TGP to provide 30 portable stripping machines:

Mechanization the only solution to low price of abaca fiber – PhilFIDA

The mechanization of the stripping and tuxying process is the only solution to the farmers’ problem of low buying price of abaca fiber, the Philippine Fiber Development Authority (PhilFIDA) said recently in a meeting with provincial leaders and TGP Rep. Jose Teves Jr.

The statement was made during the Nov. 30, 2023 meeting in San Andres town between PhilFIDA Bicol OIC-Regional Director Mary Anne Molina, Technical Assistance Division OIC Orlando Bucal from the PhilFIDA central office and Provincial Fiber Officer Roberto Lusuegro with the partylist congressman, Governor Joseph Cua, Vice Governor Peter Cua, and Virac Mayor Samuel Laynes.
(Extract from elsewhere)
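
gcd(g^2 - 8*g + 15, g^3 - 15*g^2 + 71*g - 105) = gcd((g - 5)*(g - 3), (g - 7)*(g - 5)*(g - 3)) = g^2 - 8*g + 15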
The solon and provincial officials sought the dialogue with the PhilFIDA officials in the light of low buying prices of abaca fiber that has persisted not only in the region but nationwide since February this year.

Official data showed that the buying price for I and G grades of fiber, which account for majority of the fiber produced in Catanduanes, fell by 13% and 11%, respectively, in February 2023.

Trading price of I and G fiber decreased from P78 and P54 per kilo to P68 and P48, respectively, during the month.

In April, the price was slashed to P62 and P42, followed by another price drop in June which saw I grade fiber being bought at a low of P56 and G fiber at P38.

On the other hand, the price of “JK” low-grade fiber plunged from P49 per kilo in December 2022 to just P25 to P30 kilo by August 2023, data showed.

Overall, the abaca fiber market was adversely impacted by the reduction in buying price that ranged from 23 percent (I fiber) to as much as 38 percent (JK fiber).

PhilFIDA fiber production statistics for the first nine months of 2023 also indicated that overall abaca fiber production in Catanduanes fell by 5%, from 75,244.70 bales (one bale is 125 kgs.) in 2022 to 71,566.75 bales this year.

In an interview last week, PFO Lusuegro disclosed that the abaca export market is moving again, with fiber prices increasing by at least P5 per kilo but demand is still low especially for JK and G grade fiber which accounts for majority of local production.

He said that these low-grade fibers are easy to strip but its cheap price means there is always oversupply of the fiber which is mainly used in cordage production.

On the other hand, the higher grade S2 and I fibers used for pulp production, which accounts for majority of the demand, is bought by traders at P85 and P65 per kilo, respectively.

Lusuegro added that “all-in” selling of fiber, in which low and higher grades of fibers are mixed, is keeping the buying price low as traders base the price on the lowest grade.

Local abaca farmers do not usually bother to separate the high-grade fiber from the low-grade ones.

The Grading and Baling Establishment (GBE), on the other hand, get extra revenue from the “all-in” fiber they bought by painstakingly sorting out the fiber mixture to get the higher-grade fibers which they can market at a higher price.

In response to the issue, both OIC-RD Molina and TAD in-charge Bucal urged local abaca farmers to mechanize fiber production in order to upgrade their fiber.

“The market demand for high-grade fiber should be satisfied,” they strongly reiterated.

In response, Cong. Teves expressed the TGP’s commitment to provide 30 units of portable abaca stripping machines as an initial move.

Eleven (11) abaca farmers associations will be given two units each while five other groups will have one unit each, with the Office of the Provincial Agriculturist (OPAg) and the Technical Education and Skills Development Authority (TESDA) to get one machine each.

According to Lusuegro, the stripping machines will be accompanied by 22 tuxying machines, which will make the abaca farmers’ work much easier.

The funds from the TGP Partylist will be downloaded to the provincial government, with the procurement and distribution to be coordinated with PhilFIDA Catanduanes.

It may be recalled that last August 223, the Cua administration received P4.5 million from the Department of Labor and Employment (DOLE) intended for Abaca Farmers Associations in the province.

The grant seeks to provide mechanized and modified stripping machines and other paraphernalia for the enhancement of abaca fiber production as envisioned under the DOLE Integrated Livelihood Program (DILP) and enable local farmers to produce world-class quality fiber.

Six (6) abaca farmers associations in Catanduanes were the recipients:  Sto. Niño Abaca Farmers Association (Virac) – P497,980.00; Genitligan Abaca Farmers Association (Baras) – P492,380.00; Bayanihan Abaca Farmers Association (Caramoran) – P494,620.00; Salvacion Abaca Farmers Association (Bagamanoc) – P999,992.00; San Miguel Abaca Farmers and Traders Association (Panganiban) – P999,992.00; and SLP Tariwara Agricultural Farmers Livelihood Association (Pandan) – P999,992.00.